One got drunk and messaged me about weird sex stuff. Later on he ghosted me. Five years later he showed up on my doorstep, drunk and wanting to talk. Turned out he was an alcoholic. Go figure.
There was one guy I went to his apartment and the bathroom didn't have a door on it. The landlord was supposed to repair it, or something, but never got around to it. He got a curtain for it after I complained. When someone's living space is in such a state of disarray, it implies they are not thinking of the comfort of a potential girlfriend and are still living in gamer mancave land.
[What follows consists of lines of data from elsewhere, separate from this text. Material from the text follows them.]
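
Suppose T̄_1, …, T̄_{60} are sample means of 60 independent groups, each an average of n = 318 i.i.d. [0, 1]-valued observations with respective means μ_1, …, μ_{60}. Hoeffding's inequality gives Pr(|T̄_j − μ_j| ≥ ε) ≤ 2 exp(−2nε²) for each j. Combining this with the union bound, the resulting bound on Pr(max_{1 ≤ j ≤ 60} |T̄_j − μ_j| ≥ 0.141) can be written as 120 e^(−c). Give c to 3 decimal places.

12.644

Union bound over the 60 events: Pr(max_{1 ≤ j ≤ 60} |T̄_j − μ_j| ≥ 0.141) ≤ 60·2·exp(−2nε²) = 120 exp(−2·318·0.141²).
So c = 2·318·0.141² = 12.6443.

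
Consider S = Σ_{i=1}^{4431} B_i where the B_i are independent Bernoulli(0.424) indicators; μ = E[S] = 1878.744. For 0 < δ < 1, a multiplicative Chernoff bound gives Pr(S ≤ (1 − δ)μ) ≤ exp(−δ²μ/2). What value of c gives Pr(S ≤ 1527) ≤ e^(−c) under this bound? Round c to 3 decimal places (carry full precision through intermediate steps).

Write 1527 = (1 − δ)μ, so δ = 1 − 1527/1878.744 = 0.187223…
Then the exponent is δ²μ/2 = (μ − 1527)²/(2μ) = 32.927275.

32.927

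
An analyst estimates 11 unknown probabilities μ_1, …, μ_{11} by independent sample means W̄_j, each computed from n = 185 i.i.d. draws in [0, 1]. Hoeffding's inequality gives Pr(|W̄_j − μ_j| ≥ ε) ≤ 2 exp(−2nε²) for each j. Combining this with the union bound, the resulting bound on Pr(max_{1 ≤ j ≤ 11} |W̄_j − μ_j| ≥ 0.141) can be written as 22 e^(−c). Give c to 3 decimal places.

Union bound over the 11 events: Pr(max_{1 ≤ j ≤ 11} |W̄_j − μ_j| ≥ 0.141) ≤ 11·2·exp(−2nε²) = 22 exp(−2·185·0.141²).
So c = 2·185·0.141² = 7.3560.

7.356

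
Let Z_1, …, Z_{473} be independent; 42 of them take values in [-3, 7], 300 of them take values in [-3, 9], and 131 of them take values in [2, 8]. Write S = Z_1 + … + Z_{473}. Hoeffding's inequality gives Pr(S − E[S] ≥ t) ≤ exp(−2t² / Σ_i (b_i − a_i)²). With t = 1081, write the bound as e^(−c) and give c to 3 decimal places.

44.845

Σ(b_i − a_i)² = 42·10² + 300·12² + 131·6² = 52116.
c = 2t² / 52116 = 2·1081² / 52116 = 44.8446.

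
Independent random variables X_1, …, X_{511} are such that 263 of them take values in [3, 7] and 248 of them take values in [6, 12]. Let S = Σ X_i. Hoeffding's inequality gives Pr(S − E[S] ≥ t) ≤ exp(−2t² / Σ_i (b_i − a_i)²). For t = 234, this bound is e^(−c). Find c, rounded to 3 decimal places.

Σ(b_i − a_i)² = 263·4² + 248·6² = 13136.
c = 2t² / 13136 = 2·234² / 13136 = 8.3368.

8.337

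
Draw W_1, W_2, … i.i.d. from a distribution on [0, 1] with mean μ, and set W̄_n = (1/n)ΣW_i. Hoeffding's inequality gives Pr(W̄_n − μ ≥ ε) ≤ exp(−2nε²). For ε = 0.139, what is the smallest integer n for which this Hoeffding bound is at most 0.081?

Require exp(−2nε²) ≤ 0.081, i.e. 2nε² ≥ ln(1/0.081) = 2.513306.
So n ≥ 2.513306 / (2·0.139²) = 65.041.
The smallest integer n is 66.

66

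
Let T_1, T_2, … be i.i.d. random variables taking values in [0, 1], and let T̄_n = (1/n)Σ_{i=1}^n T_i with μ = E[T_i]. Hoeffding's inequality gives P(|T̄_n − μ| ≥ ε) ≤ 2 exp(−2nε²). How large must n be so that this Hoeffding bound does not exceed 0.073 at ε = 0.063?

Require 2·exp(−2nε²) ≤ 0.073, i.e. 2nε² ≥ ln(2/0.073) = 3.310443.
So n ≥ 3.310443 / (2·0.063²) = 417.037.
The smallest integer n is 418.

418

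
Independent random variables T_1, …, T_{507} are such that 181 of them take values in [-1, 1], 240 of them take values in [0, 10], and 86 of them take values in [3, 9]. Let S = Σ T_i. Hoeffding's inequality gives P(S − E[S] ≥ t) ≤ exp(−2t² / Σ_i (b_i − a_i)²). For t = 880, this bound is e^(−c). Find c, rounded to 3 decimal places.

55.672

Σ(b_i − a_i)² = 181·2² + 240·10² + 86·6² = 27820.
c = 2t² / 27820 = 2·880² / 27820 = 55.6722.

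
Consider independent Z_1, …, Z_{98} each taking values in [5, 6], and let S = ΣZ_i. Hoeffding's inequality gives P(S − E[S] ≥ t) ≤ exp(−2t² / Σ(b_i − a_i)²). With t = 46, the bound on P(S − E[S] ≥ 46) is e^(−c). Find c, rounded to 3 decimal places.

Σ(b_i − a_i)² = 98·(1)² = 98.
c = 2t²/98 = 2·46²/98 = 43.1837.

43.184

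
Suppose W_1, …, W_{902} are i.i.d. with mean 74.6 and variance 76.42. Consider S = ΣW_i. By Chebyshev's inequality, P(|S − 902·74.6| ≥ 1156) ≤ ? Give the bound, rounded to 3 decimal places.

0.052

Var(S) = n·Var(W_i) = 902·76.42 = 68930.84.
Chebyshev: P(|S − 902·74.6| ≥ 1156) ≤ Var(S)/1156² = 68930.84/1336336 = 0.0516.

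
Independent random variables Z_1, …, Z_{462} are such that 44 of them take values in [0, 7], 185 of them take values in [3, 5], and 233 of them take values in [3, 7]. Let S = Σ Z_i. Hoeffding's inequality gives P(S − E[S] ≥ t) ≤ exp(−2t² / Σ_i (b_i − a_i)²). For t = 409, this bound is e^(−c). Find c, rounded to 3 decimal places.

Σ(b_i − a_i)² = 44·7² + 185·2² + 233·4² = 6624.
c = 2t² / 6624 = 2·409² / 6624 = 50.5075.

50.508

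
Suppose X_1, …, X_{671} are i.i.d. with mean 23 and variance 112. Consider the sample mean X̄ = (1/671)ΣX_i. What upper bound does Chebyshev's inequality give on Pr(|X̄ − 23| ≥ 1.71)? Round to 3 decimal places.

Var(X̄) = Var(X_i)/n = 112/671 = 0.16692.
Chebyshev: Pr(|X̄ − 23| ≥ 1.71) ≤ Var(X̄)/(1.71)² = 112/(671·1.71²) = 0.0571.

0.057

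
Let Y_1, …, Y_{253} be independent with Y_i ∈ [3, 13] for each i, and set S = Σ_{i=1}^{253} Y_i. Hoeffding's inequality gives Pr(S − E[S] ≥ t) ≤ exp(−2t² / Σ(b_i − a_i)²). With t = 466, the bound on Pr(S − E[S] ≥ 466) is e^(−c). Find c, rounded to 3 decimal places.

Σ(b_i − a_i)² = 253·(10)² = 25300.
c = 2t²/25300 = 2·466²/25300 = 17.1665.

17.166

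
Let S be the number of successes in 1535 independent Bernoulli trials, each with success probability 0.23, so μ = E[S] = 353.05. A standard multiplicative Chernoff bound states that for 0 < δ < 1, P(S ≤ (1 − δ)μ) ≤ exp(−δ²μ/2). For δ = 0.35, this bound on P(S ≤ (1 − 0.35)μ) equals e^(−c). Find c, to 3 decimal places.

c = δ²μ/2 = 0.35²·353.05/2 = 21.6243.

21.624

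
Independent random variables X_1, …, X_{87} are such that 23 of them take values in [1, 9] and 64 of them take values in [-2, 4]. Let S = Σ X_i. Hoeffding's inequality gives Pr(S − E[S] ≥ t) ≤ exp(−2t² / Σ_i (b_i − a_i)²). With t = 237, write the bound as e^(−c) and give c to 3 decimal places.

Σ(b_i − a_i)² = 23·8² + 64·6² = 3776.
c = 2t² / 3776 = 2·237² / 3776 = 29.7505.

29.751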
Walk away.
One made a comment about "flied lice" when we went on a date to a Chinese restaurant. I should have walked out, but I was an idiot. That was also the date where he told me about the married woman he'd slept with years prior. He spent a lot of our relationship triangulating me with his past conquests, it was gross. I don't know if he ever really thought about me romantically or sexually, or if I was just a warm body to use while he fantasized about all his exes.